Pour Bernard Batou, trois hommes ont marqué l’histoire de Sainte-Suzanne : Edmond Albius, le Rwa Kaf et... Lucet Langenier. Il découvre cet homme politique alors qu’il est journaliste à “Témoignages”. Lucet Langenier lui propose de l’accompagner dans sa tournée des bureaux de vote lors des Municipales du 9 avril 1989. « De Bagatelle en passant par Jacques Bel Air, la Marine, Liberté-Bellevue, Commune Carron, Comune Ango, Quartier-Français... Lucet ne cessait de me parler de sa commune, de son histoire, de ses projets... », se souvient Bernard Batou. « En une journée passée avec lui, j’ai découvert un homme exceptionnel, attaché à sa commune, à son peuple, un visionnaire. Un homme simple, intelligent, proche de la population et qui avait pour unique ambition de servir la population, d’améliorer le bien-être des administrés. Il a ouvert le chemin de l’espoir pour tout un peuple », ajoute-t-il. (...)

Il passait de case en case

Parmi les personnes que Bernard Batou a rencontrées, on trouve Gabriel Boudia, 76 ans, compagnon de lutte de Lucet Langenier dès 1973. Cette année-là, le professeur du collège Hyppolite Foucque est candidat aux élections cantonales. Il n’est pas élu. Mais qu’importe, le combat ne fait que commencer. « Ses premières réunions publiques, c’était chez moi à Jacques Cargot, raconte Gabriel Boudia. Il fallait être courageux pour donner sa cour pour une réunion tenue par un communiste. Il savait communiquer avec les gens. Je me rappelle, un après-midi, il a débarqué chez moi et m’a dit : “Gabriel, allons marche un peu Bagatelle”. On a bu ensemble le café et il est passé de case en case, les gens l’accueillaient chaleureusement, c’était convivial. Lucet parlait, parlait... On ne voyait pas le temps passer avec lui. Jusqu’à 11 heures du soir, on était encore chez l’habitant qui nous attendait malgré l’heure tardive. Les gens faisaient part à Lucet de leurs problèmes, de leurs souhaits pour Sainte-Suzanne et surtout de leur volonté de changer complètement de politique. Je suis rentré chez moi, il était 1 heure du matin, on a bu à nouveau un p’tit rhum et un café. Ma femme m’a demandé ce que je faisais tout ce temps dans la rue. Le lendemain, Lucet était à nouveau présent ».
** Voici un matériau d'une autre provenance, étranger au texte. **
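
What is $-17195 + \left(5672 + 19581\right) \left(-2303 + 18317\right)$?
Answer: $404384347$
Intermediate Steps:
$-17195 + \left(5672 + 19581\right) \left(-2303 + 18317\right) = -17195 + 25253 \cdot 16014 = -17195 + 404401542 = 404384347$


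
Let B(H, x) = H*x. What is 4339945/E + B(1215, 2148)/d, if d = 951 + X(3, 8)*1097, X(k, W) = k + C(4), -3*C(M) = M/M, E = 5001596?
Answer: 39210265038565/58163559884 ≈ 674.14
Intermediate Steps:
C(M) = -⅓ (C(M) = -M/(3*M) = -⅓*1 = -⅓)
X(k, W) = -⅓ + k (X(k, W) = k - ⅓ = -⅓ + k)
d = 11629/3 (d = 951 + (-⅓ + 3)*1097 = 951 + (8/3)*1097 = 951 + 8776/3 = 11629/3 ≈ 3876.3)
4339945/E + B(1215, 2148)/d = 4339945/5001596 + (1215*2148)/(11629/3) = 4339945*(1/5001596) + 2609820*(3/11629) = 4339945/5001596 + 7829460/11629 = 39210265038565/58163559884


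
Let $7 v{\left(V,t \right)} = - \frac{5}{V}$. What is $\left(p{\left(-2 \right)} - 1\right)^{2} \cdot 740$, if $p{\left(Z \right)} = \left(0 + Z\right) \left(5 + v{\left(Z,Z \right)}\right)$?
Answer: $\frac{4975760}{49} \approx 1.0155 \cdot 10^{5}$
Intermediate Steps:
$v{\left(V,t \right)} = - \frac{5}{7 V}$ ($v{\left(V,t \right)} = \frac{\left(-5\right) \frac{1}{V}}{7} = - \frac{5}{7 V}$)
$p{\left(Z \right)} = Z \left(5 - \frac{5}{7 Z}\right)$ ($p{\left(Z \right)} = \left(0 + Z\right) \left(5 - \frac{5}{7 Z}\right) = Z \left(5 - \frac{5}{7 Z}\right)$)
$\left(p{\left(-2 \right)} - 1\right)^{2} \cdot 740 = \left(\left(- \frac{5}{7} + 5 \left(-2\right)\right) - 1\right)^{2} \cdot 740 = \left(\left(- \frac{5}{7} - 10\right) - 1\right)^{2} \cdot 740 = \left(- \frac{75}{7} - 1\right)^{2} \cdot 740 = \left(- \frac{82}{7}\right)^{2} \cdot 740 = \frac{6724}{49} \cdot 740 = \frac{4975760}{49}$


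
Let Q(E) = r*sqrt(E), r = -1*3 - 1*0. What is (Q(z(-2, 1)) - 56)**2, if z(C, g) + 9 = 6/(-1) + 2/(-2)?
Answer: 2992 + 1344*I ≈ 2992.0 + 1344.0*I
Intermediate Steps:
z(C, g) = -16 (z(C, g) = -9 + (6/(-1) + 2/(-2)) = -9 + (6*(-1) + 2*(-1/2)) = -9 + (-6 - 1) = -9 - 7 = -16)
r = -3 (r = -3 + 0 = -3)
Q(E) = -3*sqrt(E)
(Q(z(-2, 1)) - 56)**2 = (-12*I - 56)**2 = (-56 - 12*I)**2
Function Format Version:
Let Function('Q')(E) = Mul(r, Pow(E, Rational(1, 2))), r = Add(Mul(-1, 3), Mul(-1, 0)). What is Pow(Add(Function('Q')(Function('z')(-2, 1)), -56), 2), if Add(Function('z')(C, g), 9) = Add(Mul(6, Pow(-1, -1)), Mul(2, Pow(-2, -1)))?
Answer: Add(2992, Mul(1344, I)) ≈ Add(2992.0, Mul(1344.0, I))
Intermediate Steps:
Function('z')(C, g) = -16 (Function('z')(C, g) = Add(-9, Add(Mul(6, Pow(-1, -1)), Mul(2, Pow(-2, -1)))) = Add(-9, Add(Mul(6, -1), Mul(2, Rational(-1, 2)))) = Add(-9, Add(-6, -1)) = Add(-9, -7) = -16)
r = -3 (r = Add(-3, 0) = -3)
Function('Q')(E) = Mul(-3, Pow(E, Rational(1, 2)))
Pow(Add(Function('Q')(Function('z')(-2, 1)), -56), 2) = Pow(Add(Mul(-3, Pow(-16, Rational(1, 2))), -56), 2) = Pow(Add(Mul(-3, Mul(4, I)), -56), 2) = Pow(Add(Mul(-12, I), -56), 2) = Pow(Add(-56, Mul(-12, I)), 2)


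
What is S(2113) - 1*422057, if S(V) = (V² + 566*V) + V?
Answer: 5240783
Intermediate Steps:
S(V) = V² + 567*V
S(2113) - 1*422057 = 2113*(567 + 2113) - 1*422057 = 2113*2680 - 422057 = 5662840 - 422057 = 5240783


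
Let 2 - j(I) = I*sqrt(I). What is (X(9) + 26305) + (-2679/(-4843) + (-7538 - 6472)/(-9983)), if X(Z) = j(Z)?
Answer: 1270671336207/48347669 ≈ 26282.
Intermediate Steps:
j(I) = 2 - I**(3/2) (j(I) = 2 - I*sqrt(I) = 2 - I**(3/2))
X(Z) = 2 - Z**(3/2)
(X(9) + 26305) + (-2679/(-4843) + (-7538 - 6472)/(-9983)) = ((2 - 9**(3/2)) + 26305) + (-2679/(-4843) + (-7538 - 6472)/(-9983)) = ((2 - 1*27) + 26305) + (-2679*(-1/4843) - 14010*(-1/9983)) = ((2 - 27) + 26305) + (2679/4843 + 14010/9983) = (-25 + 26305) + 94594887/48347669 = 26280 + 94594887/48347669 = 1270671336207/48347669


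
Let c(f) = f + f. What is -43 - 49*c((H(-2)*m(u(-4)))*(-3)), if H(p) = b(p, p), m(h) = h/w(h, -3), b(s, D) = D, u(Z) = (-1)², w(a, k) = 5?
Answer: -803/5 ≈ -160.60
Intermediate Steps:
u(Z) = 1
m(h) = h/5
H(p) = p
c(f) = 2*f
-43 - 49*c((H(-2)*m(u(-4)))*(-3)) = -43 - 98*-2/5*(-3) = -43 - 98*-2*⅕*(-3) = -43 - 98*(-⅖*(-3)) = -43 - 98*6/5 = -43 - 49*12/5 = -43 - 588/5 = -803/5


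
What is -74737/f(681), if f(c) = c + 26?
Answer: -74737/707 ≈ -105.71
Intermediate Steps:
f(c) = 26 + c
-74737/f(681) = -74737/(26 + 681) = -74737/707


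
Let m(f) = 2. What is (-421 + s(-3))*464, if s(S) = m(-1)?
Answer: -194416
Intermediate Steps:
s(S) = 2
(-421 + s(-3))*464 = (-421 + 2)*464 = -419*464 = -194416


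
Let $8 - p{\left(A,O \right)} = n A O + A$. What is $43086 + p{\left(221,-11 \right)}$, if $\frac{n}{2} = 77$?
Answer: $417247$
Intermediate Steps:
$n = 154$ ($n = 2 \cdot 77 = 154$)
$p{\left(A,O \right)} = 8 - A - 154 A O$ ($p{\left(A,O \right)} = 8 - \left(154 A O + A\right) = 8 - \left(A + 154 A O\right) = 8 - A - 154 A O$)
$43086 + p{\left(221,-11 \right)} = 43086 - \left(213 - 374374\right) = 43086 + \left(8 - 221 + 374374\right) = 43086 + 374161 = 417247$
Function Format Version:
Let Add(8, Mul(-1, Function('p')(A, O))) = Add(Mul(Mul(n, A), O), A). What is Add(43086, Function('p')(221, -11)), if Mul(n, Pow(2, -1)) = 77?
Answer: 417247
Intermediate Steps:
n = 154 (n = Mul(2, 77) = 154)
Function('p')(A, O) = Add(8, Mul(-1, A), Mul(-154, A, O)) (Function('p')(A, O) = Add(8, Mul(-1, Add(Mul(Mul(154, A), O), A))) = Add(8, Mul(-1, Add(Mul(154, A, O), A))) = Add(8, Mul(-1, Add(A, Mul(154, A, O)))) = Add(8, Add(Mul(-1, A), Mul(-154, A, O))) = Add(8, Mul(-1, A), Mul(-154, A, O)))
Add(43086, Function('p')(221, -11)) = Add(43086, Add(8, Mul(-1, 221), Mul(-154, 221, -11))) = Add(43086, Add(8, -221, 374374)) = Add(43086, 374161) = 417247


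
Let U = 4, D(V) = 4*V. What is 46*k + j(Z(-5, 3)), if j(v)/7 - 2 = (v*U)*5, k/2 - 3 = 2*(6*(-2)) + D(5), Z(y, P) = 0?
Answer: -78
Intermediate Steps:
k = -2 (k = 6 + 2*(2*(6*(-2)) + 4*5) = 6 + 2*(2*(-12) + 20) = 6 + 2*(-24 + 20) = 6 + 2*(-4) = 6 - 8 = -2)
j(v) = 14 + 140*v (j(v) = 14 + 7*((v*4)*5) = 14 + 7*((4*v)*5) = 14 + 7*(20*v) = 14 + 140*v)
46*k + j(Z(-5, 3)) = 46*(-2) + (14 + 140*0) = -92 + (14 + 0) = -92 + 14 = -78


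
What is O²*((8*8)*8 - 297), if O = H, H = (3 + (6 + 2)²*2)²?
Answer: 63317483015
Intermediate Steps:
H = 17161 (H = (3 + 8²*2)² = (3 + 64*2)² = (3 + 128)² = 131² = 17161)
O = 17161
O²*((8*8)*8 - 297) = 17161²*((8*8)*8 - 297) = 294499921*(64*8 - 297) = 294499921*(512 - 297) = 294499921*215 = 63317483015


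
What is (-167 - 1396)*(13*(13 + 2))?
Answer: -304785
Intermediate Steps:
(-167 - 1396)*(13*(13 + 2)) = -20319*15 = -1563*195 = -304785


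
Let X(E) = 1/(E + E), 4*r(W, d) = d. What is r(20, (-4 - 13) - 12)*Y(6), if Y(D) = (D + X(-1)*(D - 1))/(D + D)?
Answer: -203/96 ≈ -2.1146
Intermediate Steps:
r(W, d) = d/4
X(E) = 1/(2*E)
Y(D) = (½ + D/2)/(2*D) (Y(D) = (D + ((½)/(-1))*(D - 1))/(D + D) = (D + ((½)*(-1))*(-1 + D))/((2*D)) = (D - (-1 + D)/2)*(1/(2*D)) = (D + (½ - D/2))*(1/(2*D)) = (½ + D/2)*(1/(2*D)) = (½ + D/2)/(2*D))
r(20, (-4 - 13) - 12)*Y(6) = (((-4 - 13) - 12)/4)*((¼)*(1 + 6)/6) = ((-17 - 12)/4)*((¼)*(⅙)*7) = ((¼)*(-29))*(7/24) = -29/4*7/24 = -203/96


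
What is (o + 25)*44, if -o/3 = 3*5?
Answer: -880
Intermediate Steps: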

Cachés dans les champs de cannes pour écouter Lucet

Et Gabriel Boudia poursuit son récit : « Je le revois toujours à Bagatelle, sur la route de Camp Créole, près de la citerne. Il tenait ce jour-là un meeting. Le problème, c’est qu’en face de lui, il n’y avait pratiquement personne. Les gens étaient entassés et cachés dans les champs de cannes. Ils avaient peur de se montrer car parmi eux, il y avait des employés communaux et aussi des journaliers agricoles qui travaillaient sur les exploitations des gros propriétaires de Sainte-Suzanne. Gramoune “Gaté”, grand militant communiste qui était présent ce jour-là à la réunion, s’est fait dès le lendemain remonté les bretelles par le chef d’exploitation de Monsieur Barau. Il s’est fait insulter et menacer. Le chef lui a dit ne plus assister aux réunions de Lucet Langenier, sinon il serait licencié ».

Un “Kaf” à la mairie

Lucet Langenier est alors surnommé Kunta Kinté. Du nom d’un héros de la série télévisée “Racines” à la fin des années 1970 qui raconte la rébellion d’un esclave aux Etats-Unis. Lucet Langenier appartient à la couche de la population la plus démunie, et il le revendiquait. C’est pour ce peuple qu’il s’est battu. Issu d’une famille d’ouvriers du Port et descendant d’esclaves, il fredonnait parfois ces paroles de Tonton David : « Je suis d’un peuple qui a beaucoup souffert et qui ne veut plus souffrir ». Lorsqu’il est élu maire le 9 mars 1980, c’est l’explosion de joie. « Ceux qui l’ont élu, parfois au péril de leur emploi, voire de leur intégrité physique, étaient écrasés depuis des décennies par le mépris et les agissements de la grande bourgeoisie sainte-suzannoise », souligne Bernard Batou.
Un homme qui ose défendre la population opprimée, et qui plus est un Kaf, maire d’une commune ?! Voilà qui ne va pas plaire à la bourgeoisie de l’époque. Lucet Langenier remporte pourtant plus de 56% des voix. Mais à plusieurs reprises, on tentera de déstabiliser celui que le peuple a choisi. En 1985, on assiste à une « mascarade électorale », raconte Bernard Batou. Lucet Langenier est candidat aux Cantonales, face à Jacques de Chateauvieux, PDG des Sucreries de Bourbon. Lundi 18 mars, le Tribunal Administratif déclare Jacques de Chateauvieux « élu ». Pourtant, le deuxième tour de l’élection cantonale est marqué par une fraude d’une ampleur incroyable. En effet, « Jacques de Chateauvieux » a imaginé un signe distinctif pour contrôler le résultat des pressions exercées sur les domaines agricoles et pour contrôler les achats de vote. Un trait de stylo à bille noir relie discrètement le “e” du “De” au “c” de “Chateauvieux”. Les élections seront annulés en 1987 et Lucet Langenier est élu.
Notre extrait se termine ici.